Tierversuchskommission uneins
Zur Vorgeschichte: Seit 2009, seit acht Jahren also, wurden in Zürich keine Tierversuche mehr an Primaten durchgeführt. Im April 2014 reichte der Neurowissenschaftler Valerio Mante ein entsprechendes Gesuch bei der Tierversuchskommission des Kantons Zürich ein. Der Versuch soll an zwei oder drei Rhesusaffen durchgeführt werden.
Das Veterinäramt bewilligte 2014 auf Vorschlag einer Mehrheit der Tierversuchskommission das Gesuch. Allerdings erhoben drei Mitglieder der elfköpfigen Kommission Einsprache dagegen. Es werde die Würde des Tieres verletzt, lautete die hauptsächliche Argumentation.

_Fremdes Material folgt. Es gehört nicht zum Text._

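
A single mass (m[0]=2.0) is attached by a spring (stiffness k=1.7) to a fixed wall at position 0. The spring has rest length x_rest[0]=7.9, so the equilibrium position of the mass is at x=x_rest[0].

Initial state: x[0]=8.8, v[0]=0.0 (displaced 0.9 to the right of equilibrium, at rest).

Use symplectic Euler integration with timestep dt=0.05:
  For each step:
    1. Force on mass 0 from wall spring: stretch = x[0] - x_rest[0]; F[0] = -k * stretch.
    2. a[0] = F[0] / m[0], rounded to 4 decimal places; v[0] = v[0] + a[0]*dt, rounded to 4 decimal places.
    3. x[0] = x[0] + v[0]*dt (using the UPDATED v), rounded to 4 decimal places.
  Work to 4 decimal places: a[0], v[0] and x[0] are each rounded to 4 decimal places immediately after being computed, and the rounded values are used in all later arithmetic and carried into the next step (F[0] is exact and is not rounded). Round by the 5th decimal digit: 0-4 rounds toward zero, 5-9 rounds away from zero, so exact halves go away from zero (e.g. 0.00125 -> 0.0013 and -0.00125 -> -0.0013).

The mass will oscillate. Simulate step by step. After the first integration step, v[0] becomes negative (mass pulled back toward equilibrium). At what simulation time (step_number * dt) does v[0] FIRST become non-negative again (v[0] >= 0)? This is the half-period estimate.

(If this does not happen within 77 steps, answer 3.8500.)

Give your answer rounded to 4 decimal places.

Step 0: x=[8.8000] v=[0.0000]
Step 1: x=[8.7981] v=[-0.0383]
Step 2: x=[8.7943] v=[-0.0765]
Step 3: x=[8.7886] v=[-0.1145]
Step 4: x=[8.7810] v=[-0.1523]
Step 5: x=[8.7715] v=[-0.1897]
Step 6: x=[8.7602] v=[-0.2267]
Step 7: x=[8.7470] v=[-0.2633]
Step 8: x=[8.7320] v=[-0.2993]
Step 9: x=[8.7153] v=[-0.3347]
Step 10: x=[8.6968] v=[-0.3694]
Step 11: x=[8.6766] v=[-0.4033]
Step 12: x=[8.6548] v=[-0.4363]
Step 13: x=[8.6314] v=[-0.4684]
Step 14: x=[8.6064] v=[-0.4995]
Step 15: x=[8.5799] v=[-0.5295]
Step 16: x=[8.5520] v=[-0.5584]
Step 17: x=[8.5227] v=[-0.5861]
Step 18: x=[8.4921] v=[-0.6126]
Step 19: x=[8.4602] v=[-0.6378]
Step 20: x=[8.4271] v=[-0.6616]
Step 21: x=[8.3929] v=[-0.6840]
Step 22: x=[8.3577] v=[-0.7050]
Step 23: x=[8.3215] v=[-0.7245]
Step 24: x=[8.2844] v=[-0.7424]
Step 25: x=[8.2465] v=[-0.7587]
Step 26: x=[8.2078] v=[-0.7734]
Step 27: x=[8.1685] v=[-0.7865]
Step 28: x=[8.1286] v=[-0.7979]
Step 29: x=[8.0882] v=[-0.8076]
Step 30: x=[8.0474] v=[-0.8156]
Step 31: x=[8.0063] v=[-0.8219]
Step 32: x=[7.9650] v=[-0.8264]
Step 33: x=[7.9235] v=[-0.8292]
Step 34: x=[7.8820] v=[-0.8302]
Step 35: x=[7.8405] v=[-0.8294]
Step 36: x=[7.7992] v=[-0.8269]
Step 37: x=[7.7581] v=[-0.8226]
Step 38: x=[7.7173] v=[-0.8166]
Step 39: x=[7.6769] v=[-0.8088]
Step 40: x=[7.6369] v=[-0.7993]
Step 41: x=[7.5975] v=[-0.7881]
Step 42: x=[7.5587] v=[-0.7752]
Step 43: x=[7.5207] v=[-0.7607]
Step 44: x=[7.4835] v=[-0.7446]
Step 45: x=[7.4472] v=[-0.7269]
Step 46: x=[7.4118] v=[-0.7077]
Step 47: x=[7.3775] v=[-0.6870]
Step 48: x=[7.3443] v=[-0.6648]
Step 49: x=[7.3122] v=[-0.6412]
Step 50: x=[7.2814] v=[-0.6162]
Step 51: x=[7.2519] v=[-0.5899]
Step 52: x=[7.2238] v=[-0.5624]
Step 53: x=[7.1971] v=[-0.5337]
Step 54: x=[7.1719] v=[-0.5038]
Step 55: x=[7.1483] v=[-0.4729]
Step 56: x=[7.1263] v=[-0.4410]
Step 57: x=[7.1059] v=[-0.4081]
Step 58: x=[7.0872] v=[-0.3744]
Step 59: x=[7.0702] v=[-0.3399]
Step 60: x=[7.0550] v=[-0.3046]
Step 61: x=[7.0416] v=[-0.2687]
Step 62: x=[7.0300] v=[-0.2322]
Step 63: x=[7.0202] v=[-0.1952]
Step 64: x=[7.0123] v=[-0.1578]
Step 65: x=[7.0063] v=[-0.1201]
Step 66: x=[7.0022] v=[-0.0821]
Step 67: x=[7.0000] v=[-0.0439]
Step 68: x=[6.9997] v=[-0.0057]
Step 69: x=[7.0013] v=[0.0326]
First v>=0 after going negative at step 69, time=3.4500

Answer: 3.4500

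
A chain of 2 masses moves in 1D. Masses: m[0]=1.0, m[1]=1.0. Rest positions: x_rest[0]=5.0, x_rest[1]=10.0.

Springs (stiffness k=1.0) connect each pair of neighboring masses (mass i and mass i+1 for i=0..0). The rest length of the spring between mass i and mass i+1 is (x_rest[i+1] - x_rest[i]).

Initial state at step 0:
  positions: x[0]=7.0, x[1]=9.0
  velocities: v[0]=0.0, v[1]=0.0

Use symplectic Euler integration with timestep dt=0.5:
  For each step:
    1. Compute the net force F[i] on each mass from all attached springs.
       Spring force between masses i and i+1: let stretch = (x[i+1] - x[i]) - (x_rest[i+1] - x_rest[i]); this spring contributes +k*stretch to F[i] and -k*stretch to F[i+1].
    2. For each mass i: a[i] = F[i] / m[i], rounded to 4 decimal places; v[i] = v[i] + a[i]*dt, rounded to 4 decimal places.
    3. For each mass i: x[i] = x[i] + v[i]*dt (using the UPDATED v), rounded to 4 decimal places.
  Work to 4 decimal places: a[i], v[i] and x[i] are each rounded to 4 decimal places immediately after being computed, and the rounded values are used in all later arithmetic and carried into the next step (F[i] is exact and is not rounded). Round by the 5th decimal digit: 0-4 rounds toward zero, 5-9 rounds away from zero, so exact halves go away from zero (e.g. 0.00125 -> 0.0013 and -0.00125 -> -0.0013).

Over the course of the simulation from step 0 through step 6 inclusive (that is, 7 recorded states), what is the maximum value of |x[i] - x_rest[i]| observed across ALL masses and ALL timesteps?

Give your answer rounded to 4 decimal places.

Step 0: x=[7.0000 9.0000] v=[0.0000 0.0000]
Step 1: x=[6.2500 9.7500] v=[-1.5000 1.5000]
Step 2: x=[5.1250 10.8750] v=[-2.2500 2.2500]
Step 3: x=[4.1875 11.8125] v=[-1.8750 1.8750]
Step 4: x=[3.9063 12.0938] v=[-0.5625 0.5625]
Step 5: x=[4.4220 11.5782] v=[1.0313 -1.0313]
Step 6: x=[5.4767 10.5235] v=[2.1094 -2.1094]
Max displacement = 2.0938

Answer: 2.0938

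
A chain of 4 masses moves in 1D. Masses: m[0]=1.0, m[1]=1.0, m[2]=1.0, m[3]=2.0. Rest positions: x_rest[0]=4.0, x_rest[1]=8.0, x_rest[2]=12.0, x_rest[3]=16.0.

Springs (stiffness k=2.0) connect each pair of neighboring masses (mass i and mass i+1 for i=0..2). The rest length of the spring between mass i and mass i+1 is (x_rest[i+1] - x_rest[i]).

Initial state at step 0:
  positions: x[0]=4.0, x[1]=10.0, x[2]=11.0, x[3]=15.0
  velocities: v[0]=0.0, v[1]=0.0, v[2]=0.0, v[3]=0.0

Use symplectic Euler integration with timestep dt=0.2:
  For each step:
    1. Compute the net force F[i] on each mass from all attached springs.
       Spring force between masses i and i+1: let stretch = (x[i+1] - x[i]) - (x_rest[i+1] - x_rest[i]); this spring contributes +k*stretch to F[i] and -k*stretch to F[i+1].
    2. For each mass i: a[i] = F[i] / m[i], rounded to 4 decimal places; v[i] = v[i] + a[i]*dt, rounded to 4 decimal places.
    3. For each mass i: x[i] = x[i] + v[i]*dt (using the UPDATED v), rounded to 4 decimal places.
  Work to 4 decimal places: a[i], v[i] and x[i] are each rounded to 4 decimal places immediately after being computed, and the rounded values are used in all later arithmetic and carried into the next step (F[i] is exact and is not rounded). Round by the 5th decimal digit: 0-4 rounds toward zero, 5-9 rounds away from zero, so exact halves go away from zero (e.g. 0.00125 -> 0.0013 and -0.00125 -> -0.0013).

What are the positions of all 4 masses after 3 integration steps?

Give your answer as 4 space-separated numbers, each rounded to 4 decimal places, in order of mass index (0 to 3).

Answer: 4.7473 8.0554 12.1077 15.0448

Derivation:
Step 0: x=[4.0000 10.0000 11.0000 15.0000] v=[0.0000 0.0000 0.0000 0.0000]
Step 1: x=[4.1600 9.6000 11.2400 15.0000] v=[0.8000 -2.0000 1.2000 0.0000]
Step 2: x=[4.4352 8.8960 11.6496 15.0096] v=[1.3760 -3.5200 2.0480 0.0480]
Step 3: x=[4.7473 8.0554 12.1077 15.0448] v=[1.5603 -4.2029 2.2906 0.1760]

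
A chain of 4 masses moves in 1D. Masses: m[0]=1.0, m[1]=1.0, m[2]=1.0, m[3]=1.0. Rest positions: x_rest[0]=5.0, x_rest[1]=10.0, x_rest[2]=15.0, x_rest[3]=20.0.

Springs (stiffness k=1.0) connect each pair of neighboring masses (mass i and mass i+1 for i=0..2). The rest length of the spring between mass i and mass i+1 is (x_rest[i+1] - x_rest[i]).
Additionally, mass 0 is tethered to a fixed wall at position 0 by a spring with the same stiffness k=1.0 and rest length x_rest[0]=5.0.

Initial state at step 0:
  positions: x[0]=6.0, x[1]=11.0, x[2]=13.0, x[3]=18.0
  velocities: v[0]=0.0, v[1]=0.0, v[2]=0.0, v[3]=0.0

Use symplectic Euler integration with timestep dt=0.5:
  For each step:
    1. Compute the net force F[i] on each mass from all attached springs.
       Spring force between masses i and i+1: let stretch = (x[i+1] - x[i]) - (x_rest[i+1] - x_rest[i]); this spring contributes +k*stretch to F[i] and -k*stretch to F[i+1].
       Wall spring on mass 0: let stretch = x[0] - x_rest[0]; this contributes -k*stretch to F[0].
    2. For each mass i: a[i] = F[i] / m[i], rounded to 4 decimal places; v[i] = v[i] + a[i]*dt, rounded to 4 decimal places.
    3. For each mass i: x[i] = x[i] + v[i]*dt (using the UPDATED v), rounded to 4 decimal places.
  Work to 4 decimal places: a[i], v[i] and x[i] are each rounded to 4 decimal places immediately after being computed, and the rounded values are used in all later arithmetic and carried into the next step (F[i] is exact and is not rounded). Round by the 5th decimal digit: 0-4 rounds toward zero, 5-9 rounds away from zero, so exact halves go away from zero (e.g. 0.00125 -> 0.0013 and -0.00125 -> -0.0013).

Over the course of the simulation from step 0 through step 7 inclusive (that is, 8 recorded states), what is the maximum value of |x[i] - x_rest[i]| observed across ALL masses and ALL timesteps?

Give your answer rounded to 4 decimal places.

Step 0: x=[6.0000 11.0000 13.0000 18.0000] v=[0.0000 0.0000 0.0000 0.0000]
Step 1: x=[5.7500 10.2500 13.7500 18.0000] v=[-0.5000 -1.5000 1.5000 0.0000]
Step 2: x=[5.1875 9.2500 14.6875 18.1875] v=[-1.1250 -2.0000 1.8750 0.3750]
Step 3: x=[4.3438 8.5938 15.1407 18.7500] v=[-1.6875 -1.3125 0.9063 1.1250]
Step 4: x=[3.4766 8.5118 14.8595 19.6602] v=[-1.7344 -0.1641 -0.5625 1.8204]
Step 5: x=[2.9991 8.7579 14.1915 20.6203] v=[-0.9551 0.4922 -1.3360 1.9201]
Step 6: x=[3.2115 8.9227 13.7723 21.2232] v=[0.4248 0.3296 -0.8384 1.2057]
Step 7: x=[4.0489 8.8721 14.0035 21.2133] v=[1.6747 -0.1012 0.4623 -0.0198]
Max displacement = 2.0009

Answer: 2.0009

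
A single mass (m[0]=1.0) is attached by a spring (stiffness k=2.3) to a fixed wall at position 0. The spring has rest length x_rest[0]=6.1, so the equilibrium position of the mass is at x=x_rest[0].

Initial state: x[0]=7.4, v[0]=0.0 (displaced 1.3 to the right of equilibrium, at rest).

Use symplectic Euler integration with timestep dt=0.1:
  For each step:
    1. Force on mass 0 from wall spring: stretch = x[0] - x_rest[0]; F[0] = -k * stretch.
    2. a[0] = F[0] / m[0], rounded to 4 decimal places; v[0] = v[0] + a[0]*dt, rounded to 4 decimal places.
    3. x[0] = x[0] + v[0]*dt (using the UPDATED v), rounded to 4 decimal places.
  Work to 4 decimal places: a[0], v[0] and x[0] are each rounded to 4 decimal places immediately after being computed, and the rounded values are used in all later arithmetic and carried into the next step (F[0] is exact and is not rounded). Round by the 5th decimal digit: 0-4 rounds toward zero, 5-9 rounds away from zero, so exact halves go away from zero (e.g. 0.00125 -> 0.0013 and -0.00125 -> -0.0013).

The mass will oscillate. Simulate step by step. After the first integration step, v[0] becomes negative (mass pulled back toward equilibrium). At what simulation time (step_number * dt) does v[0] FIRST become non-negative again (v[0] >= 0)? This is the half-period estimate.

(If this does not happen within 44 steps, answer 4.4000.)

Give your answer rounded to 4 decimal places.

Step 0: x=[7.4000] v=[0.0000]
Step 1: x=[7.3701] v=[-0.2990]
Step 2: x=[7.3110] v=[-0.5911]
Step 3: x=[7.2240] v=[-0.8696]
Step 4: x=[7.1112] v=[-1.1281]
Step 5: x=[6.9751] v=[-1.3607]
Step 6: x=[6.8189] v=[-1.5620]
Step 7: x=[6.6462] v=[-1.7274]
Step 8: x=[6.4609] v=[-1.8530]
Step 9: x=[6.2673] v=[-1.9360]
Step 10: x=[6.0699] v=[-1.9745]
Step 11: x=[5.8731] v=[-1.9676]
Step 12: x=[5.6816] v=[-1.9154]
Step 13: x=[5.4997] v=[-1.8192]
Step 14: x=[5.3316] v=[-1.6811]
Step 15: x=[5.1812] v=[-1.5044]
Step 16: x=[5.0519] v=[-1.2931]
Step 17: x=[4.9467] v=[-1.0520]
Step 18: x=[4.8680] v=[-0.7867]
Step 19: x=[4.8177] v=[-0.5033]
Step 20: x=[4.7969] v=[-0.2084]
Step 21: x=[4.8060] v=[0.0913]
First v>=0 after going negative at step 21, time=2.1000

Answer: 2.1000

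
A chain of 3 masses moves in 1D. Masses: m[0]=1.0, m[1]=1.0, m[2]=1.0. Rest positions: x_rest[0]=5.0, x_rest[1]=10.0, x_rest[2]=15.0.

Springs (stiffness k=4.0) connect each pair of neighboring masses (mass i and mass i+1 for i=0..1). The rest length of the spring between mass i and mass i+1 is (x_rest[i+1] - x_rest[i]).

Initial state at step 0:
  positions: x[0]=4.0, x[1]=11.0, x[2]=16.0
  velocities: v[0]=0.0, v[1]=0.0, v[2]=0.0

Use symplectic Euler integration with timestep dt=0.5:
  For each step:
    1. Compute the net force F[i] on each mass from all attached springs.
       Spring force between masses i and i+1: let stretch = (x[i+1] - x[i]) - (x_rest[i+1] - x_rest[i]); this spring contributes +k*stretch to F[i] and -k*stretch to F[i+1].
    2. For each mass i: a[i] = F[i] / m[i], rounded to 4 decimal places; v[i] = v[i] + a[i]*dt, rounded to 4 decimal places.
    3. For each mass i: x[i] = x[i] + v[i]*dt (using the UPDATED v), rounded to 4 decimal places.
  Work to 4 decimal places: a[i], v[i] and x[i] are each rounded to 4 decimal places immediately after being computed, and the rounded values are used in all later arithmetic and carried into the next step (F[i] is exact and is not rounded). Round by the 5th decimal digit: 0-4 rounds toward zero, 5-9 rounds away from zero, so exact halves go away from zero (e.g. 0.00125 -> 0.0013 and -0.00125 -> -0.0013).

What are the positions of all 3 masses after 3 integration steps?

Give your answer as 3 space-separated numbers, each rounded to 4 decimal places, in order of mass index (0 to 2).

Answer: 6.0000 11.0000 14.0000

Derivation:
Step 0: x=[4.0000 11.0000 16.0000] v=[0.0000 0.0000 0.0000]
Step 1: x=[6.0000 9.0000 16.0000] v=[4.0000 -4.0000 0.0000]
Step 2: x=[6.0000 11.0000 14.0000] v=[0.0000 4.0000 -4.0000]
Step 3: x=[6.0000 11.0000 14.0000] v=[0.0000 0.0000 0.0000]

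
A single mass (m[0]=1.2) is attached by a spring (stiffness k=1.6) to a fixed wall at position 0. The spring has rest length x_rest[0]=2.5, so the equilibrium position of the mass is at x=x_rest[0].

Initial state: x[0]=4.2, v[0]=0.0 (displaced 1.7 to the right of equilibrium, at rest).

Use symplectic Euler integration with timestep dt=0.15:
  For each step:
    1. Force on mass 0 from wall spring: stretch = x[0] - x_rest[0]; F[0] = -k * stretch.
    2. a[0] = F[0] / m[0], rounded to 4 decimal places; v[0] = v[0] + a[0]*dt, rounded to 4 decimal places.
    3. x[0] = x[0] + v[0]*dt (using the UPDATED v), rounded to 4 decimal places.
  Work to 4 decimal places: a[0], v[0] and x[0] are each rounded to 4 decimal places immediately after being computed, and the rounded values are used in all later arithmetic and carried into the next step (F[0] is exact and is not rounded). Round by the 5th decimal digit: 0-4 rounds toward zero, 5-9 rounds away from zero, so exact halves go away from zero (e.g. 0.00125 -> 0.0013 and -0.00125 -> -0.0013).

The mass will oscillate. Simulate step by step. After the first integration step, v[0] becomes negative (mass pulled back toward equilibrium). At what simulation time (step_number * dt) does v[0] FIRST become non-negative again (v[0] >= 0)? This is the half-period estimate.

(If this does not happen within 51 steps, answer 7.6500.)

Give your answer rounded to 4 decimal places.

Step 0: x=[4.2000] v=[0.0000]
Step 1: x=[4.1490] v=[-0.3400]
Step 2: x=[4.0485] v=[-0.6698]
Step 3: x=[3.9016] v=[-0.9795]
Step 4: x=[3.7126] v=[-1.2598]
Step 5: x=[3.4873] v=[-1.5023]
Step 6: x=[3.2323] v=[-1.6998]
Step 7: x=[2.9554] v=[-1.8463]
Step 8: x=[2.6648] v=[-1.9374]
Step 9: x=[2.3692] v=[-1.9704]
Step 10: x=[2.0776] v=[-1.9442]
Step 11: x=[1.7986] v=[-1.8597]
Step 12: x=[1.5407] v=[-1.7194]
Step 13: x=[1.3116] v=[-1.5275]
Step 14: x=[1.1181] v=[-1.2898]
Step 15: x=[0.9661] v=[-1.0134]
Step 16: x=[0.8601] v=[-0.7066]
Step 17: x=[0.8033] v=[-0.3786]
Step 18: x=[0.7974] v=[-0.0393]
Step 19: x=[0.8426] v=[0.3012]
First v>=0 after going negative at step 19, time=2.8500

Answer: 2.8500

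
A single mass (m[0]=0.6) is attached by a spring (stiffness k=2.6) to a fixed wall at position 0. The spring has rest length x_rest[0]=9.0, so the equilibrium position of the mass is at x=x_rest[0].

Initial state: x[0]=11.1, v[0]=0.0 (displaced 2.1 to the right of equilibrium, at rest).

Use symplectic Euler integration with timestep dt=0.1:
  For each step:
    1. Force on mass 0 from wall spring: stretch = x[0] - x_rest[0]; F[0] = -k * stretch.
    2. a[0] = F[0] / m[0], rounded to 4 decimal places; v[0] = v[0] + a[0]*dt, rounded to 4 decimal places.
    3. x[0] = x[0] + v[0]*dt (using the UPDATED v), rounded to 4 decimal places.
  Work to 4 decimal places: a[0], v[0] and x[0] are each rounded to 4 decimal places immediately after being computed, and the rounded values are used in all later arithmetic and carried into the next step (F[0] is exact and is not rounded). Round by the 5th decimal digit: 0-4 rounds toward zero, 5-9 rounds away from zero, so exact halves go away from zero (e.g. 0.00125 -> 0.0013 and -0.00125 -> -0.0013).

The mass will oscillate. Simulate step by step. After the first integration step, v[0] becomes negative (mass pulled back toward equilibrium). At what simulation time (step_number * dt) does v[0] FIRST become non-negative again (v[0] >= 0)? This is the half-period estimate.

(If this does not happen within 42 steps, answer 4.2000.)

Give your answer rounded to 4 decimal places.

Answer: 1.6000

Derivation:
Step 0: x=[11.1000] v=[0.0000]
Step 1: x=[11.0090] v=[-0.9100]
Step 2: x=[10.8309] v=[-1.7806]
Step 3: x=[10.5735] v=[-2.5740]
Step 4: x=[10.2479] v=[-3.2559]
Step 5: x=[9.8682] v=[-3.7967]
Step 6: x=[9.4509] v=[-4.1729]
Step 7: x=[9.0141] v=[-4.3683]
Step 8: x=[8.5767] v=[-4.3744]
Step 9: x=[8.1576] v=[-4.1910]
Step 10: x=[7.7750] v=[-3.8260]
Step 11: x=[7.4455] v=[-3.2952]
Step 12: x=[7.1833] v=[-2.6216]
Step 13: x=[6.9999] v=[-1.8344]
Step 14: x=[6.9031] v=[-0.9677]
Step 15: x=[6.8972] v=[-0.0590]
Step 16: x=[6.9824] v=[0.8522]
First v>=0 after going negative at step 16, time=1.6000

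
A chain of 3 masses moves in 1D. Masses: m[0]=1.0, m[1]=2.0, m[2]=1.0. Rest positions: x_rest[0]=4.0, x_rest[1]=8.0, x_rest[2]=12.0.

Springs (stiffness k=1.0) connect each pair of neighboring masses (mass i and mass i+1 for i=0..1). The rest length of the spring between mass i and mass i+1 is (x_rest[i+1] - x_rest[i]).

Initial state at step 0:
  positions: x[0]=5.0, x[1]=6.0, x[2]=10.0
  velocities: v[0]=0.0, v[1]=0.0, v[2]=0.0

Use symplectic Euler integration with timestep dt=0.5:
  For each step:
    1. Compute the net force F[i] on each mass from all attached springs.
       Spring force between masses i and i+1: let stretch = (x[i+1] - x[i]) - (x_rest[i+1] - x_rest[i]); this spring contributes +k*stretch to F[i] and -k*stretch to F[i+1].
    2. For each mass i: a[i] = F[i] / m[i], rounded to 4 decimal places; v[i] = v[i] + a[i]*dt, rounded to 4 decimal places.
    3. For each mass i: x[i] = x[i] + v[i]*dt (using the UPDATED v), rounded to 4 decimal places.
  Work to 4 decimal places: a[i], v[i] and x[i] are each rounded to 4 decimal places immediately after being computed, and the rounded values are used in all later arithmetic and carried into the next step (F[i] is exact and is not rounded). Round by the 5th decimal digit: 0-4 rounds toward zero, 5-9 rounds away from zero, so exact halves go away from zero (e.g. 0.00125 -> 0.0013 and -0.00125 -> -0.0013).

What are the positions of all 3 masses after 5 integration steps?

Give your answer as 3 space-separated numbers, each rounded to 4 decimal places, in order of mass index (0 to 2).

Step 0: x=[5.0000 6.0000 10.0000] v=[0.0000 0.0000 0.0000]
Step 1: x=[4.2500 6.3750 10.0000] v=[-1.5000 0.7500 0.0000]
Step 2: x=[3.0313 6.9375 10.0938] v=[-2.4375 1.1250 0.1875]
Step 3: x=[1.7891 7.4063 10.3985] v=[-2.4844 0.9375 0.6094]
Step 4: x=[0.9512 7.5470 10.9552] v=[-1.6758 0.2813 1.1133]
Step 5: x=[0.7623 7.2892 11.6598] v=[-0.3779 -0.5156 1.4092]

Answer: 0.7623 7.2892 11.6598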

Der Regierungsrat wies diesen Rekurs im Dezember 2015 ab.
Der Fall ist entschieden
Die Tierschützer zogen den Fall an das Verwaltungsgericht weiter, das den Tierversuch als «bewilligungsfähig» bezeichnete. Gemessen am erwarteten Erkenntnisgewinn würden die Tiere «keine unverhältnismässige Belastung erleiden», heisst es dort. Gegen das Urteil könnte beim Bundesgericht Beschwerde erhoben werden, allerdings sind die protestierenden Tierschutzvertreter nicht dazu berechtigt.
Den von den Neurowissenschaftlern angestrebten Tierversuchen steht damit wohl nichts mehr im Weg. Das sehen auch die Protestierenden so: Dieser Fall ist endgültig entschieden, hiess es unter lautstarken Buh-Rufen. Doch wolle man mit dem Protestzug ein Zeichen setzen, dass man den Widerstand nicht aufgebe. «Wir geben nicht Ruhe, bis Tierversuche generell verboten sind.»